The exact affect carcinogens have is still under debate. It is thought that the varying agents cause inflammation of cells. As proliferation takes place, the particle will remain in place and cause mutation of what should be normal, healthy cells. There is also a theory that there is a chemical reaction that occurs between the carcinogenic material and the cells around it, resulting in cancerous cells.
Carcinogens (like tobacco, inhaled asbestos, environmental toxins, pollutants, etc) enter the body, most often via inhalation. Once a carcinogen has entered the body the body tries to make the carcinogen water-soluble in order to remove it from the body. This process, known as bioransformation is, essentially, a “transformation” or change that alters the chemical. This process applies to nutrients, amino acids and drugs among other chemicals.
Occasionally the process makes a chemical more dangerous to the body.

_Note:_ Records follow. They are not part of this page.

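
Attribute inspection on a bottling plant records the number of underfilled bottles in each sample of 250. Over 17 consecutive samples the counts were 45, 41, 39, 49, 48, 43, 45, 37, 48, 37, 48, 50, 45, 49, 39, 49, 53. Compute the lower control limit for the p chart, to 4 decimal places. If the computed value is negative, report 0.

0.1071

p̄ = Σdᵢ / (k·n) = 765 / (17 × 250) = 0.18000
LCL = p̄ − 3·√(p̄(1−p̄)/n) = 0.18000 − 3 × 0.02430 = 0.10711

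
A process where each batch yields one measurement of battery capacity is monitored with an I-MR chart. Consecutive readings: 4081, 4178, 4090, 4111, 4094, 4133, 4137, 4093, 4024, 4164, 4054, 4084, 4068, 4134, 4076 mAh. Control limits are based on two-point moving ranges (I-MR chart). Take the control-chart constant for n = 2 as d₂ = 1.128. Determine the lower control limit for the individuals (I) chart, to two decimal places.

X̄ = (4081 + 4178 + 4090 + 4111 + 4094 + 4133 + 4137 + 4093 + 4024 + 4164 + 4054 + 4084 + 4068 + 4134 + 4076) / 15 = 4101.4000
Moving ranges: 97, 88, 21, 17, 39, 4, 44, 69, 140, 110, 30, 16, 66, 58; M̄R̄ = 799.0000 / 14 = 57.0714
LCL = X̄ − 3·M̄R̄/d₂ = 4101.4000 − 3 × 57.0714 / 1.128 = 3949.6143

3949.61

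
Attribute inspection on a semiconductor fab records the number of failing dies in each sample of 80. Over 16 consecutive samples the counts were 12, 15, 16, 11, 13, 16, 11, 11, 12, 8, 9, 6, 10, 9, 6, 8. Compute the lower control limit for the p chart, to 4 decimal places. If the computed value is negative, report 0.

p̄ = Σdᵢ / (k·n) = 173 / (16 × 80) = 0.13516
LCL = p̄ − 3·√(p̄(1−p̄)/n) = 0.13516 − 3 × 0.03822 = 0.02048

0.0205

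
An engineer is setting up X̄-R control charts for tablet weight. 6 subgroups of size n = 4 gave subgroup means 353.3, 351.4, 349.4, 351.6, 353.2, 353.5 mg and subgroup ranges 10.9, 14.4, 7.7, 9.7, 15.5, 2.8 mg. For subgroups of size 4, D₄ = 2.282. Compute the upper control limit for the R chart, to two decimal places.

R̄ = (10.9 + 14.4 + 7.7 + 9.7 + 15.5 + 2.8) / 6 = 61.0000 / 6 = 10.1667
UCL_R = D₄·R̄ = 2.282 × 10.1667 = 23.2003

23.20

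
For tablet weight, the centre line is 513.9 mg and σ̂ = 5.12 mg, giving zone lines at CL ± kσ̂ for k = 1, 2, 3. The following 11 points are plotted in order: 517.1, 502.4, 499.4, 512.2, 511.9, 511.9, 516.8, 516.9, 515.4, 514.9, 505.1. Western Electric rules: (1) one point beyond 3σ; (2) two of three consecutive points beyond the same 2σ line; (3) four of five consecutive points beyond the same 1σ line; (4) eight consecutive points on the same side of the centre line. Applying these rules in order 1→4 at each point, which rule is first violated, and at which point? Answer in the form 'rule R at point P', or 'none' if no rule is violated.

Zone of each point (C = within 1σ̂, B = 1σ̂–2σ̂, A = 2σ̂–3σ̂, * = beyond 3σ̂; sign = side of CL): 1:+C, 2:-A, 3:-A, 4:-C, 5:-C, 6:-C, 7:+C, 8:+C, 9:+C, 10:+C, 11:-B
Rule 2 (two of three consecutive points beyond the same 2σ limit) is satisfied at point 3.

rule 2 at point 3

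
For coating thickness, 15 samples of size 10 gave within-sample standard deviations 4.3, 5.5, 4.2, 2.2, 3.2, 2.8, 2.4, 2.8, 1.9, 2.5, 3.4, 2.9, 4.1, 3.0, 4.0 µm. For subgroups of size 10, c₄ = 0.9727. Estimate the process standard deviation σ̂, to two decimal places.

3.37

s̄ = (4.3 + 5.5 + 4.2 + 2.2 + 3.2 + 2.8 + 2.4 + 2.8 + 1.9 + 2.5 + 3.4 + 2.9 + 4.1 + 3.0 + 4.0) / 15 = 3.2800
σ̂ = s̄ / c₄ = 3.2800 / 0.9727 = 3.3721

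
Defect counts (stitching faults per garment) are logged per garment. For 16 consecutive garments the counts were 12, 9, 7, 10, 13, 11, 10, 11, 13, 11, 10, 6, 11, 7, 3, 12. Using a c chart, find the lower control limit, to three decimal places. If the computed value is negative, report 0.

0.383

c̄ = (12 + 9 + 7 + 10 + 13 + 11 + 10 + 11 + 13 + 11 + 10 + 6 + 11 + 7 + 3 + 12) / 16 = 156 / 16 = 9.7500
LCL = c̄ − 3√c̄ = 9.7500 − 3 × 3.1225 = 0.3825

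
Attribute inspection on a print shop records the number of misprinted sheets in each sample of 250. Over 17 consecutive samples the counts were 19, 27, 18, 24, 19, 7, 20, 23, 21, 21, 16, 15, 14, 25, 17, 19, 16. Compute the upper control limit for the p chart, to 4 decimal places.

0.1257

p̄ = Σdᵢ / (k·n) = 321 / (17 × 250) = 0.07553
UCL = p̄ + 3·√(p̄(1−p̄)/n) = 0.07553 + 3 × √(0.07553×0.92447/250) = 0.07553 + 3 × 0.01671 = 0.12567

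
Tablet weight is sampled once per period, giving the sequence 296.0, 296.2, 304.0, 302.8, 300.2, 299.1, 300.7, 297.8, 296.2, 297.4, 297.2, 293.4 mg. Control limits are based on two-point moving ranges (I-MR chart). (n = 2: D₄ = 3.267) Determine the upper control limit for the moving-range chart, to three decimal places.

7.187

Moving ranges: 0.2, 7.8, 1.2, 2.6, 1.1, 1.6, 2.9, 1.6, 1.2, 0.2, 3.8; M̄R̄ = 24.2000 / 11 = 2.2000
UCL_MR = D₄·M̄R̄ = 3.267 × 2.2000 = 7.1874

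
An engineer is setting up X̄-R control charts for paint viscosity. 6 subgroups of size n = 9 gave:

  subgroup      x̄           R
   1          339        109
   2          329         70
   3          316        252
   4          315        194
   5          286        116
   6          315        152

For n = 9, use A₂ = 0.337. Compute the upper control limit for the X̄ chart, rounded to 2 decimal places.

X̄̄ = (339 + 329 + 316 + 315 + 286 + 315) / 6 = 1900.0000 / 6 = 316.6667
R̄ = (109 + 70 + 252 + 194 + 116 + 152) / 6 = 893.0000 / 6 = 148.8333
UCL = X̄̄ + A₂·R̄ = 316.6667 + 0.337 × 148.8333 = 366.8235

366.82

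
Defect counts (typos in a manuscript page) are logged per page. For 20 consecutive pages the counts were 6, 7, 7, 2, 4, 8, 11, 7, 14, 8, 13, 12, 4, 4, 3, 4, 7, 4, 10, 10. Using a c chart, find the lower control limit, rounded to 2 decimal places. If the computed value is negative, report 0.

0.00

c̄ = (6 + 7 + 7 + 2 + 4 + 8 + 11 + 7 + 14 + 8 + 13 + 12 + 4 + 4 + 3 + 4 + 7 + 4 + 10 + 10) / 20 = 145 / 20 = 7.2500
LCL = c̄ − 3√c̄ = 7.2500 − 3 × 2.6926 = -0.8277 → 0 (cannot be negative)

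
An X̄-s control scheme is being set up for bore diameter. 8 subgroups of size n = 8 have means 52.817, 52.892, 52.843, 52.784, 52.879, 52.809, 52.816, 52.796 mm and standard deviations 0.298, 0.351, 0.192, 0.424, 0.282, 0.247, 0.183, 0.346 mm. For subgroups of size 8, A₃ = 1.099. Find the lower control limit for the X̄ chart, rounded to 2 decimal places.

X̄̄ = (52.817 + 52.892 + 52.843 + 52.784 + 52.879 + 52.809 + 52.816 + 52.796) / 8 = 52.8295
s̄ = (0.298 + 0.351 + 0.192 + 0.424 + 0.282 + 0.247 + 0.183 + 0.346) / 8 = 0.2904
LCL = X̄̄ − A₃·s̄ = 52.8295 − 1.099 × 0.2904 = 52.5104

52.51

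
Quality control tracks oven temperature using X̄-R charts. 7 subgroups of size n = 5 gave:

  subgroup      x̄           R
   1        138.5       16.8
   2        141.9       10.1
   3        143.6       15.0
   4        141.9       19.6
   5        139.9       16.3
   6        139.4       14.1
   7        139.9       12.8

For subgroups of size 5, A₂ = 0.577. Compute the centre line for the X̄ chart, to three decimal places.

140.729

X̄̄ = (138.5 + 141.9 + 143.6 + 141.9 + 139.9 + 139.4 + 139.9) / 7 = 985.1000 / 7 = 140.7286
CL = X̄̄ = 140.7286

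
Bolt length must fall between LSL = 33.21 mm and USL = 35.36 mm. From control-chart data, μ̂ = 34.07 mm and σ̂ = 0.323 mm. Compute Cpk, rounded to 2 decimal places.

Cpu = (USL − μ̂) / (3σ̂) = (35.36 − 34.07) / (3 × 0.323) = 1.3313; Cpl = (μ̂ − LSL) / (3σ̂) = (34.07 − 33.21) / (3 × 0.323) = 0.8875; Cpk = min(Cpu, Cpl) = 0.8875

0.89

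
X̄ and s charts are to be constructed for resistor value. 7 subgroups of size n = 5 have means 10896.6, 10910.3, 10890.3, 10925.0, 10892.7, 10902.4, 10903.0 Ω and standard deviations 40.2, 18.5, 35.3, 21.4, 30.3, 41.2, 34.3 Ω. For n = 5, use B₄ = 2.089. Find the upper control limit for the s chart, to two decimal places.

s̄ = (40.2 + 18.5 + 35.3 + 21.4 + 30.3 + 41.2 + 34.3) / 7 = 31.6000
UCL_s = B₄·s̄ = 2.089 × 31.6000 = 66.0124

66.01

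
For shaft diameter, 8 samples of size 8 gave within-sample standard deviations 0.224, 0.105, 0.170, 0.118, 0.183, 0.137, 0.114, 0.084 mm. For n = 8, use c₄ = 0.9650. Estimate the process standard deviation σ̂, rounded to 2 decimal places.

s̄ = (0.224 + 0.105 + 0.170 + 0.118 + 0.183 + 0.137 + 0.114 + 0.084) / 8 = 0.1419
σ̂ = s̄ / c₄ = 0.1419 / 0.9650 = 0.1470

0.15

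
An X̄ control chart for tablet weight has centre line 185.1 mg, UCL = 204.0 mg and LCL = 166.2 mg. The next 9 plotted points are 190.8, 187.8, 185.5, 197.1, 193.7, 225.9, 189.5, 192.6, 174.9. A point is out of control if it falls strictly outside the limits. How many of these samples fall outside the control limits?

Compare each point to [166.2, 204.0]: sample 6 = 225.9 > UCL.

1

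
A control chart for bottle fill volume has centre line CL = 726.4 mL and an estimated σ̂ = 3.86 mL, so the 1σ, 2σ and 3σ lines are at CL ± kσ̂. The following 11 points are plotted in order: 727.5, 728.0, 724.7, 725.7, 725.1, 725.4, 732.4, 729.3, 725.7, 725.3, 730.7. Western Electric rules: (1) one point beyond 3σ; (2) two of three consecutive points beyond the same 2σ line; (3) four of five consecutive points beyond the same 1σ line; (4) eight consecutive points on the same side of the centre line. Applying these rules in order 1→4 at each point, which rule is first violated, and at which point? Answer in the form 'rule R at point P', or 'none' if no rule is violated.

none

Zone of each point (C = within 1σ̂, B = 1σ̂–2σ̂, A = 2σ̂–3σ̂, * = beyond 3σ̂; sign = side of CL): 1:+C, 2:+C, 3:-C, 4:-C, 5:-C, 6:-C, 7:+B, 8:+C, 9:-C, 10:-C, 11:+B
No rule fires across all 11 points.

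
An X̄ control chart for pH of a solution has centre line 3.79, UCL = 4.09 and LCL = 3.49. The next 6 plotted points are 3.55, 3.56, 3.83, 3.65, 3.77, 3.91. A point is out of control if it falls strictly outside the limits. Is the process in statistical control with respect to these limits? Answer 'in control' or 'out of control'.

All 6 points lie within [3.49, 4.09].

in control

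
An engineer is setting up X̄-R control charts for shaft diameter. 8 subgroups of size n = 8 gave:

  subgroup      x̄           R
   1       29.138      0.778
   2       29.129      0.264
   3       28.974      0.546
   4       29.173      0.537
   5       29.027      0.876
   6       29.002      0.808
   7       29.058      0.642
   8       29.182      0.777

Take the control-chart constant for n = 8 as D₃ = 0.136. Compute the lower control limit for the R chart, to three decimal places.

0.089

R̄ = (0.778 + 0.264 + 0.546 + 0.537 + 0.876 + 0.808 + 0.642 + 0.777) / 8 = 5.2280 / 8 = 0.6535
LCL_R = D₃·R̄ = 0.136 × 0.6535 = 0.0889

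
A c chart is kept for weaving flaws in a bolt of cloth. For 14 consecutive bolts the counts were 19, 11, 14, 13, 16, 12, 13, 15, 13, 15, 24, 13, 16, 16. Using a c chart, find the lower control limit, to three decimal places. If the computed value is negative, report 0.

c̄ = (19 + 11 + 14 + 13 + 16 + 12 + 13 + 15 + 13 + 15 + 24 + 13 + 16 + 16) / 14 = 210 / 14 = 15.0000
LCL = c̄ − 3√c̄ = 15.0000 − 3 × 3.8730 = 3.3810

3.381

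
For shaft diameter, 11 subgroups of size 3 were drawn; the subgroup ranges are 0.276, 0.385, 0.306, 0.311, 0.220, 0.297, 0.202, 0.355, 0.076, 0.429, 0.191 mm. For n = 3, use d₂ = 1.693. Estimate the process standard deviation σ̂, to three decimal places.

0.164

R̄ = (0.276 + 0.385 + 0.306 + 0.311 + 0.220 + 0.297 + 0.202 + 0.355 + 0.076 + 0.429 + 0.191) / 11 = 0.2771
σ̂ = R̄ / d₂ = 0.2771 / 1.693 = 0.1637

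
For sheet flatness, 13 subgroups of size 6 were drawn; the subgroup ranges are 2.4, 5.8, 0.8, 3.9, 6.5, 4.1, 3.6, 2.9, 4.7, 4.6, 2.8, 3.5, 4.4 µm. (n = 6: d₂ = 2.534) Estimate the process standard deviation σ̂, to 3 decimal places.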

The exact mechanism by which a carcinogen causes cancer depends on the carcinogen in question. But one way or another, carcinogens cause cancer by causing mutations in genes responsible for the regulation of cell division. For instance, ‘oncogenes’ are genes which code for proteins that stimulate cell division. If a mutation occurs in an oncogene, there is a possibility that cell division might become permanently switched ‘on’. This causes cancer. Likewise, ‘tumor suppressor genes’ normally inhibit cell division. If a mutation occurs to a ‘tumor suppressor gene’ which permanently switches it off, cell division can likewise go unchecked, causing cancer.